Der kurze Lichtblick, den der MRFC das vergangene Spiel in Marburg erleben durfte, schien nicht mehr als das gewesen zu sein, ein kurzer Blick.Die Teamstruktur der Münchner Damen zeigte sich von Anfang an ziemlich angeschlagen, was auf viele noch ausheilende Verletzungen der Spielenden, sowie auf den Mangel an Auswechselspielerinnen zurückzuführen war. Yvonne Schwarzkopf, einzige Ersatzfrau und Prop, musste schon ziemlich gegen Anfang des ersten Spiels aufs Feld, um den Ausfall unseres Fullbacks Verena Fickenscher wettzumachen. Innerhalb des Sturms ersetzte sie dann Céline Calvo, die notgedrungen Position 15 einnehmen musste. Diese und weitere positionelle Tauschmaßnahmen sorgten schon in einer frühen Spielphase für Unruhe im Team und zogen einen Rattenschwanz hinter sich her. Es folgten eigentlich banale Anfängerfehler, es fand kaum Teamspiel statt, die Kommunikation funktionierte nicht. Trotz wiederholt guter Einzeleinsätze gab es einige zu späte, unpräzise Pässe und die Verteidigungslinie war lückenhaft. Das Scrum war gewohnt stark, aber der Spielfluss kam in Standartsituationen schnell ins Stocken. Gegen das gut eingespielte Team der Wiedenbrücker Ladies war daher kein Ankommen für die bayrischen Hauptstädterinnen. Vereinzelt gutes, schnelles Passspiel der Münchnerinnen und die wenigen funktionierenden Angriffe prallten wiederholt an der organisierten Wiedenbrücker Verteidigung ab. Halbzeitstand  34 : 00. Endstand 70 : 00.

 

ASV Köln : München RFC
66:00

 

Im darauffolgenden Spiel gegen Köln traten die gleichen Probleme auf. Zu fortschreitender Stunde zählte der MRFC noch mehr Ausfälle und Verletzungen, die eine Art Bäumchen-Wechsel-Dich innerhalb der Münchner Mannschaft hervorriefen.

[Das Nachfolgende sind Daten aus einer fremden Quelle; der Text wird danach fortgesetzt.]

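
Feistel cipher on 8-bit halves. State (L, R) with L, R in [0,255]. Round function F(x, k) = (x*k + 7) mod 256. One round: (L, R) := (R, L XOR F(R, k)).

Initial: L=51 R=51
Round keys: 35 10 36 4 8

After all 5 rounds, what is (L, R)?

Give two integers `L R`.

Round 1 (k=35): L=51 R=51
Round 2 (k=10): L=51 R=54
Round 3 (k=36): L=54 R=172
Round 4 (k=4): L=172 R=129
Round 5 (k=8): L=129 R=163

Answer: 129 163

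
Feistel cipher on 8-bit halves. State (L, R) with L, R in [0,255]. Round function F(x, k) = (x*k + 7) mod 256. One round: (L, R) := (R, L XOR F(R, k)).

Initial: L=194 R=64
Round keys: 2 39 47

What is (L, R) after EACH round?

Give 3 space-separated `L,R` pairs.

Answer: 64,69 69,202 202,88

Derivation:
Round 1 (k=2): L=64 R=69
Round 2 (k=39): L=69 R=202
Round 3 (k=47): L=202 R=88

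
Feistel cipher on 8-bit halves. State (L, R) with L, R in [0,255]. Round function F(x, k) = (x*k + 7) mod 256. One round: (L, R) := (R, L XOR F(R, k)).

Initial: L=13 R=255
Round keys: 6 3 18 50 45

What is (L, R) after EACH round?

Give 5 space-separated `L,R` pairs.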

Hooker wechselte zur Centerposition, Center wechselte auf Fly-half, Fly-half wurde zu Fullback, um nur ein paar Positionsbesetzungen zu nennen. Es war schwer, ein halbwegs funktionierendes Teamspiel aufrecht zu erhalten, um sich gegen die immer wieder durchbrechenden Domstädterinnen zu behaupten. Man kann den Münchner Mädels allerdings nicht vorwerfen, sie hätten nicht gekämpft, das haben sie nämlich, so gut es die Irrungen und Wirrungen innerhalb des Teams es zuließen. Leider endete auch dieses Spiel trotz des verbissenen Einsatzes von Weiß-Blau wenig überraschend zu Gunsten der Gastgeber. Halbzeitstand 42 : 00. Endstand 66 : 00.
Quintessenz: Man kann sagen was man will, Pech gehörte ebenso zu dieser Saison der Münchner wie die eher suboptimale Anwesenheit beim Training. Was einen nicht umbringt, härtet ab, sagt man so schön, deswegen wird nach vorn geschaut, zum nächsten Heimturnier und dem gleichzeitig letzten Spieltag vor der Winterpause.